The work started with the conundrum posed by the desire of customers storing data in the cloud to be sure that their data is safe. The easiest way to provide integrity for data is to duplicate it, with the classic three full copies typically used to keep the data safe even in the event of server failures. The overhead of having three copies is obviously high in storage costs. The Microsoft team looked at the alternative of coding the data to create a shortened description that could be reassembled and delivered to a user.
Coding data to remove duplicates is hardly ground-breaking, but the Microsoft team have taken an innovative approach. At the moment Windows Azure Storage condenses stored data with a technique called “lazy erasure coding” that happens in the background. When a data chunk (called an extent) is opened and filled, three copies of it are stored. When it is sealed and the data center has spare capacity, the erasure coding is launched in the background.
The coding splits the extent into equally sized data fragments that are coded to generate a number of parity fragments. Each of the data fragments and parity fragments are stored in a different physical unit. The choice of location is made so that the failure of any single module in a data center such as a power unit, switch, computer, or disk will affect only one data or parity fragment. Once the data is erasure-coded and all data and parity fragments are distributed, all three original copies can be deleted. The effect of the coding on the performance of the data center is minimized by the work being carried out in the background.
One method used for the erasure-coding is called Reed-Solomon coding. This was used in the U.S. space program to reduce communications errors, and has also been used in coding on compact discs. Reed-Solomon code is described in terms of the number of data and parity fragments, so a 6+3 Reed Solomon code, converts three copies of data to nine fragments—six data and three parity, each a sixth the size of the original data. This results in halving the data footprint, so saving half the servers.
The downside of coding is the fact it takes time for servers to reassemble data from code, particularly if data has to be reconstructed from fragments if hardware failures occur. The goal of the new approach is to reduce the time and cost of performing data retrieval, especially during hardware failures. The team also wanted to improve the data compression, and while they considered more radical Reed-Solomon configurations, they decided to work on a new approach called Local Reconstruction Codes (LRCs). This enables data to be reconstructed more quickly than with Reed-Solomon codes, because only half the number of data fragments have to be read to re-create the original data in the majority of the failure patterns.
The “local” in the coding technique’s name refers to the concept that, in the event of a fragment being offline because of an event such as a server failure, the code needed to reconstruct data is available rather than being spread across the data center’s servers.
LRCs is good on data durability - a data chunk can have three failures and still be rebuilt with 100 percent accuracy, and is faster on reconstructions.

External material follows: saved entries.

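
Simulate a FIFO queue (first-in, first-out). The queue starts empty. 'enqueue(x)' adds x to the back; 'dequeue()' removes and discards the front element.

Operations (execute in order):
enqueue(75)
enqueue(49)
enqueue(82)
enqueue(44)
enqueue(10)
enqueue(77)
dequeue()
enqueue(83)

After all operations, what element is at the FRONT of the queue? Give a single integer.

Answer: 49

Derivation:
enqueue(75): queue = [75]
enqueue(49): queue = [75, 49]
enqueue(82): queue = [75, 49, 82]
enqueue(44): queue = [75, 49, 82, 44]
enqueue(10): queue = [75, 49, 82, 44, 10]
enqueue(77): queue = [75, 49, 82, 44, 10, 77]
dequeue(): queue = [49, 82, 44, 10, 77]
enqueue(83): queue = [49, 82, 44, 10, 77, 83]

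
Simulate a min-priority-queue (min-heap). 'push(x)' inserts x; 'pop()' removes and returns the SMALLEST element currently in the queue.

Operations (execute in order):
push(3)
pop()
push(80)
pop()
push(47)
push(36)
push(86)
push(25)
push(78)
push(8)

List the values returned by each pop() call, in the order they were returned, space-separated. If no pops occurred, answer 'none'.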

It also uses less space than Reed-Solomon, providing a 14 percent reduction.
The work by the researchers was awarded the Best Paper award during the 2012 USENIX Annual Technical Conference for Erasure Coding in Windows Azure Storage. Looking outside the data center, the team says one use for the technique would be in flash appliances, devices made by combining several flash-memory drives. LRC could improve the efficiency of flash appliances while cleaning up old or unused data.